Is the Bulgarian industry involved in the process of investing in innovations and research, in the digital economy?
I have to say that the Bulgarian IT sector is developing very fast. Just in the past year it recorded 15% of growth and accounts for 2.5% of the country's GDP, a share that is expected to reach 3% by 2020. In Sofia alone, the software industry employs over 25,000 people, with the number for the entire country exceeding 100,000 people, when outsourcing is included. The IT sector has 25,000 vacancies, meaning it is not only developing fast but has a potential, if there is enough qualified workers. Actually, this is our main problem - lack of workers, which is the same with other European countries. We also have progressed in the digital economy, which grew by 8.2% in the past year, compared with an average of 3.2% for the EU's biggest Member States. Of course, we should take into account the low starting point we had.
What are Bulgarian businesses doing to support better education?
The Bulgarian business is extremely interested in reforming the country's education system. We have already made a proposal for changes to the Higher Education Act - students who received scholarships paid by taxpayers should be obligated to pay back those funds with work first, if they want to work abroad.
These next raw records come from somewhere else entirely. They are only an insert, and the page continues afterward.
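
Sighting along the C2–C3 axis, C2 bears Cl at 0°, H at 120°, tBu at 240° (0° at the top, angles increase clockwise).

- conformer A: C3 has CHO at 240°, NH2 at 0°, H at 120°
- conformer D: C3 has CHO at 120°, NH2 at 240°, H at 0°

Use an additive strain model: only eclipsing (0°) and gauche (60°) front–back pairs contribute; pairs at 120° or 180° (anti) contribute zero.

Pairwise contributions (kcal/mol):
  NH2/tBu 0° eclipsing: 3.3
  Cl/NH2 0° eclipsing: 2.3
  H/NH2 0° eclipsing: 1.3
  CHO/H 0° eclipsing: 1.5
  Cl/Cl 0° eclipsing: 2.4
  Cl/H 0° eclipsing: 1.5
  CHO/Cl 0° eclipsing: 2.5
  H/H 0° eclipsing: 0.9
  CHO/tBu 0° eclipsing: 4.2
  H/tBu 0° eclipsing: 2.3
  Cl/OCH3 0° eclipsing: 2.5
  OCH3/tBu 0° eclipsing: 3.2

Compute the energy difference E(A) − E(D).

+1.1 kcal/mol

A (eclipsed): Cl–NH2 eclipsed, H–H eclipsed, tBu–CHO eclipsed; 2.3 + 0.9 + 4.2 = 7.4 kcal/mol.
D (eclipsed): Cl–H eclipsed, H–CHO eclipsed, tBu–NH2 eclipsed; 1.5 + 1.5 + 3.3 = 6.3 kcal/mol.
E(A) − E(D) = 7.4 − 6.3 = +1.1 kcal/mol.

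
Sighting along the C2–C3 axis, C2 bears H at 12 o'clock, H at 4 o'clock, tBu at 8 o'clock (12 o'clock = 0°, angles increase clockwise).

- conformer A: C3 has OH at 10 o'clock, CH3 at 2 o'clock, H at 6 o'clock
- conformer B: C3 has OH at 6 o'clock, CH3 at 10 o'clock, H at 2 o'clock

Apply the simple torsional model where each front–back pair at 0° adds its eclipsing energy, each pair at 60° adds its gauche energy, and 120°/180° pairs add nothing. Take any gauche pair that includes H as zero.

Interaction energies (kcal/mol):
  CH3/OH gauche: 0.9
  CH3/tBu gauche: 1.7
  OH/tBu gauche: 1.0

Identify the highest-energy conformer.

A (staggered): tBu(240°)/OH(300°) gauche 1.0 → 1.0 kcal/mol.
B (staggered): tBu(240°)/OH(180°) gauche 1.0; tBu(240°)/CH3(300°) gauche 1.7 → 2.7 kcal/mol.
B has the highest total (2.7 kcal/mol).

B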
Or simply repay the public money spent on them. It is unsustainable to keep training workers for other, richer countries. As for tertiary education, which has been devalued by the huge number of universities out there, we propose a limit of 20,000 students per year financed by the state, compared with 38,000 now. The size of the funding for universities should remain unchanged. This way, there will be more resources devoted to the education of any given student, which will raise the quality.
I should note that more money is being poured into education from the budget, especially at the high school level, with the goal of attracting quality teachers. We support this. In addition to a 20% raise in teachers' remuneration, proposals foresee 2,800 more students to be included in the dual education system. More than 200 employers will participate in the scheme. Additional funds are also being set aside for specialties considered a priority for society. Another BGN 25m are planned for out-of-class activities, which have fallen by the wayside in the last couple of decades.
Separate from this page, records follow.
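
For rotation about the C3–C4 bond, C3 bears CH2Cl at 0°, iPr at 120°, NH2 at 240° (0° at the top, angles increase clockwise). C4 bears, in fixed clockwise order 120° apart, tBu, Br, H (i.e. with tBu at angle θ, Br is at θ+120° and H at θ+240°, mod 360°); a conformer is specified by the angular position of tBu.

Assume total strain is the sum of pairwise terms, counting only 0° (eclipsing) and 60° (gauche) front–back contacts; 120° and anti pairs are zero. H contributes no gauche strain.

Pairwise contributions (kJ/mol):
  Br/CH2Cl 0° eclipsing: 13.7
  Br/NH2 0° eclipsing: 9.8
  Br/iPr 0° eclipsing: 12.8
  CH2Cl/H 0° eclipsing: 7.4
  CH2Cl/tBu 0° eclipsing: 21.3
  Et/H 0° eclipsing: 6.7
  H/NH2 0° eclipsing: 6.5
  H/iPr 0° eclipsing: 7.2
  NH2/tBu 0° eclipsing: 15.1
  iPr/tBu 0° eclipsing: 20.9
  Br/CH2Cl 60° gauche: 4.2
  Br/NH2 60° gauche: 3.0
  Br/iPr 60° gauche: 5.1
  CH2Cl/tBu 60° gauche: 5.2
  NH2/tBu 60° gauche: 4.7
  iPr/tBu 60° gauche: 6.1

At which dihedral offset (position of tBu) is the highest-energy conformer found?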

There is a lot of talk lately of European value added. How can we accomplish it?
It is the multiplied effect of the union between Member States. United, we stand strong, as the motto of the Bulgarian Presidency of the Council of the EU said. This is more than a motto, it is a historically proven maxim. How can we increase the value added from this union? Well, through all that we already mentioned - common education programmes, digital economy, environmentally friendly programmes, improved operation of the single market, attracting investors and reducing the administrative burden. And there is also a topic that seemed to have fallen between the cracks in this Commission's term - the reindustrialisation of Europe. At present, industry accounts for a little over 20% of GDP, which is not enough.
Dobrin Ivanov has master's degrees in Accounting and Auditing from the University of Economics - Varna, and in Law from the University of Plovdiv. He also has several postgraduate programmes and specialisations on his resume. Mr Ivanov has been an executive director of the Bulgarian Industrial Capital Association since 2009. He is also a deputy chair of the National Council for Employment Promotion with the Ministry of Labour and Social Policy.